Here’s my question!
I’m in my early thirties and work out on a consistent basis. I have good arms and a pretty flat stomach – but try as I might I just can’t seem to build up much of a chest.
I don’t have a terrible chest – it’s just kind of flat and not very well defined. I do all the usual exercises – bench presses, incline presses, flyes, etc – but it never seems to make a huge difference. So I wondered what your secrets were? I’d love to have big, muscular pecs.
Should I train chest more than once a week (I do traditional split sets at the moment, four days a week) – perhaps even doing some chest work each day? Are there any special exercises I should be trying? Is it my shoulders and arms that are letting me down?
I’d love to know your thoughts Alfonso!
Hey Mike, how are you?
You have quite a common issue and I’m not totally sure it’s your training that needs correction. You didn’t specify what rep range you work in, but for the most muscle growth science has shown us the 8 – 12 rep range works best. You should be performing 3 – 4 exercises, and 3 work sets for each. “Work sets” means that you lift till failure and don’t stop at a certain number just because you reached a 10th or 12th rep.
I used to use mostly dumbbell exercises when training my chest as the straight bar bench inhibits your range of motion. Dumbbell flats, low incline presses and cable flyes in various positions were part of my chest days. I also used dumbbell pullovers to hit a little muscle called the pec minor and would finish with weighted dips for a last hurrah. I think the dips really made a difference and are very similar to decline presses so give them a try.
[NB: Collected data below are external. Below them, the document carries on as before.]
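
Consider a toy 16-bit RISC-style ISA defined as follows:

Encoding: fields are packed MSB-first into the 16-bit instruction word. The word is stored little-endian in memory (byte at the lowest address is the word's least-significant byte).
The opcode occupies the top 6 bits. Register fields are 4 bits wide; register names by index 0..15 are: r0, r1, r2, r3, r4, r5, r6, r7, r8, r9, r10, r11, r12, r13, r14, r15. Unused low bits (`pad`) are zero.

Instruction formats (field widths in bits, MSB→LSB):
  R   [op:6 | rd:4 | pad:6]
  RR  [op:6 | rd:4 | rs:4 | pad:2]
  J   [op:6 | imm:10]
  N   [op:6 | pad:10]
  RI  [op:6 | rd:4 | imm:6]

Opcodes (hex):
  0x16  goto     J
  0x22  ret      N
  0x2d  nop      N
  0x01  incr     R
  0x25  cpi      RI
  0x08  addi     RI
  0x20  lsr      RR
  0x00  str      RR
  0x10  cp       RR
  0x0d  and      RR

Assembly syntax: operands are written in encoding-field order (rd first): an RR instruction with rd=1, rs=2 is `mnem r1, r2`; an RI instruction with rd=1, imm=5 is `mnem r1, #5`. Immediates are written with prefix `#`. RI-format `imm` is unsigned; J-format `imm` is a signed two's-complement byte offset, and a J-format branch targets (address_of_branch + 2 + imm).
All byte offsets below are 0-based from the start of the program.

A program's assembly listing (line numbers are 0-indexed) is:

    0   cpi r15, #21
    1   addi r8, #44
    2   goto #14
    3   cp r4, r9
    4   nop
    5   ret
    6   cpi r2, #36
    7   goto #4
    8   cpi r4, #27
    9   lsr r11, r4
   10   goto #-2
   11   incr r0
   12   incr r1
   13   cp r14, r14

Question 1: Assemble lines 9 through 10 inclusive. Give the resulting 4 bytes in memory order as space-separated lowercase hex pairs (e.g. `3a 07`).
d0 82 fe 5b

9. lsr fields op=0x20:6|rd=11:4|rs=4:4|pad=0:2 → word 82d0h → d0 82
10. goto fields op=0x16:6|imm=-2:10 → word 5bfeh → fe 5b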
One problem you may have is improper form. A lot of people perform most of their chest movements in a manner that works their shoulders and triceps more than their chest. This is due to not keeping your shoulders back or retracted during the movements, which effectively disengages the pecs. Your shoulders have to stay down and back and should not roll up of the bench at all. Try imagining that you need to squeeze a pencil between your shoulder blades when working all chest movements, that’ll allow the chest to function as it should.
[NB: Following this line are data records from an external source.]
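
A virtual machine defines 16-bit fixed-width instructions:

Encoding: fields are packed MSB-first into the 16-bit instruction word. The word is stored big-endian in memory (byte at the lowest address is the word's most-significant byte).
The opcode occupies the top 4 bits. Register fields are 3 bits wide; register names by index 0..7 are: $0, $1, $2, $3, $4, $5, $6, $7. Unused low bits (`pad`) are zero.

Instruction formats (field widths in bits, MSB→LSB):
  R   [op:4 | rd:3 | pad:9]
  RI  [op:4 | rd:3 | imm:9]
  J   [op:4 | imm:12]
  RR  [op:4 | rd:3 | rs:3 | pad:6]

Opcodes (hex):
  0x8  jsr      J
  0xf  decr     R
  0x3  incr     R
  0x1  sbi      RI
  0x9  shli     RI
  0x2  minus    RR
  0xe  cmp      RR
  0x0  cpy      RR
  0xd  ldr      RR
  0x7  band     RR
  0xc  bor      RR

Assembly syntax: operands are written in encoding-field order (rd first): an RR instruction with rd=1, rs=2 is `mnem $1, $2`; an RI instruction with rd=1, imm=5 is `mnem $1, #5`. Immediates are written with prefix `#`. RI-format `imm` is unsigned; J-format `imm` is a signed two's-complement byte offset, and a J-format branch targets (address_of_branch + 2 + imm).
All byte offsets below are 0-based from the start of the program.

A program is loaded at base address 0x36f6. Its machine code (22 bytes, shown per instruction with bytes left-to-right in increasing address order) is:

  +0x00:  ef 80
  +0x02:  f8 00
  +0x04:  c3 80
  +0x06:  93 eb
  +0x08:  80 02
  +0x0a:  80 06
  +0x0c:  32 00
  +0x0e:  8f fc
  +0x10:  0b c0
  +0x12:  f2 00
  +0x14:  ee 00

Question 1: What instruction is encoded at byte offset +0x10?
cpy $5, $7

[10] 0b c0 → 0x0bc0
  opcode bits[15:12]=0x0: cpy/RR
  rd: (w>>9)&0x7=0x5 → $5
  rs: (w>>6)&0x7=0x7 → $7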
But Mike, I’m sure your chest is not lagging behind as badly as you think. We tend to judge ourselves harder and see things most people don’t, or care about. Even if your form is perfect, it’s possible that genetically you just have a weaker appearing chest. I’ve seen many guys with varying lagging body parts, that no matter how hard they trained them they never grew as their other muscles had. Look at pro bodybuilders – each and every one has a body part that isn’t up to par. You said you’ve got good arms and a flat belly right? I’m sure there’s a guy in your gym with a huge chest, a gut and weak arms – see my point?
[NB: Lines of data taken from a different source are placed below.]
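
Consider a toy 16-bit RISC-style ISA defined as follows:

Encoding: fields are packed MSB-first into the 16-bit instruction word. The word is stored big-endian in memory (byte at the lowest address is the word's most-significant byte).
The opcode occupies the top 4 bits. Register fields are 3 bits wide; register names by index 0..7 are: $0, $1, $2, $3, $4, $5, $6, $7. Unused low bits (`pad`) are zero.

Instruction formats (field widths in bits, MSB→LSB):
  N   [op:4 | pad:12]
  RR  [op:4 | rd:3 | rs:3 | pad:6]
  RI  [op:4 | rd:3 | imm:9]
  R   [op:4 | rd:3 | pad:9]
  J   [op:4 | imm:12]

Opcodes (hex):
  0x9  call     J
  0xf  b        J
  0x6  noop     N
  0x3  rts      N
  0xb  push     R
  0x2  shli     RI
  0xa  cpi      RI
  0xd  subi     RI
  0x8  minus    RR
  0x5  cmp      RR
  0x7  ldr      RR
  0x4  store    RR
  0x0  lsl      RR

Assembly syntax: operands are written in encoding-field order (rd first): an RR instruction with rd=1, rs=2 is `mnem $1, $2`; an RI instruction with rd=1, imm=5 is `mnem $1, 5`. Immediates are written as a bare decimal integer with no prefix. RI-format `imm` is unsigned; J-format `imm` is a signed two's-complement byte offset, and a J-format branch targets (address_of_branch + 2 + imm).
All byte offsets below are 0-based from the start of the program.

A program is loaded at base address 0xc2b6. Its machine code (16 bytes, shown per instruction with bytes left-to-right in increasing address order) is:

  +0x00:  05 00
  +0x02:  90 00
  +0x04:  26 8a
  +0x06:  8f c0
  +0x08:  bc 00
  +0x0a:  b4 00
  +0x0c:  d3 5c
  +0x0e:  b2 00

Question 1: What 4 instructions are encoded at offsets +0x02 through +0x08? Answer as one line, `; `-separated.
call 0; shli $3, 138; minus $7, $7; push $6

[02] 90 00 → 0x9000
  op=0x9000>>12=0x9 ⇒ call (J)
  imm: (w>>0)&0xfff=0x0 → 0
[04] 26 8a → 0x268a
  op=0x268a>>12=0x2 ⇒ shli (RI)
  rd: (w>>9)&0x7=0x3 → $3
  imm: (w>>0)&0x1ff=0x8a → 138
[06] 8f c0 → 0x8fc0
  op=0x8fc0>>12=0x8 ⇒ minus (RR)
  rd: (w>>9)&0x7=0x7 → $7
  rs: (w>>6)&0x7=0x7 → $7
[08] bc 00 → 0xbc00
  op=0xbc00>>12=0xb ⇒ push (R)
  rd: (w>>9)&0x7=0x6 → $6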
I would try using better form, and working in the right rep range to start. I wouldn’t try working out every day, or hitting your chest hard more than once a week. If you want, you can try a second, lighter and slowly performed chest workout later in the week, but not too close to the next chest day or it’ll suffer. Also, keep in mind that when you lose body fat all your muscles will appear defined and stout. I’m not suggesting you need to lose weight, but if you’re a couple of lbs. over your ideal, the fat loss will make a huge difference visually. Let me know how it all turns out!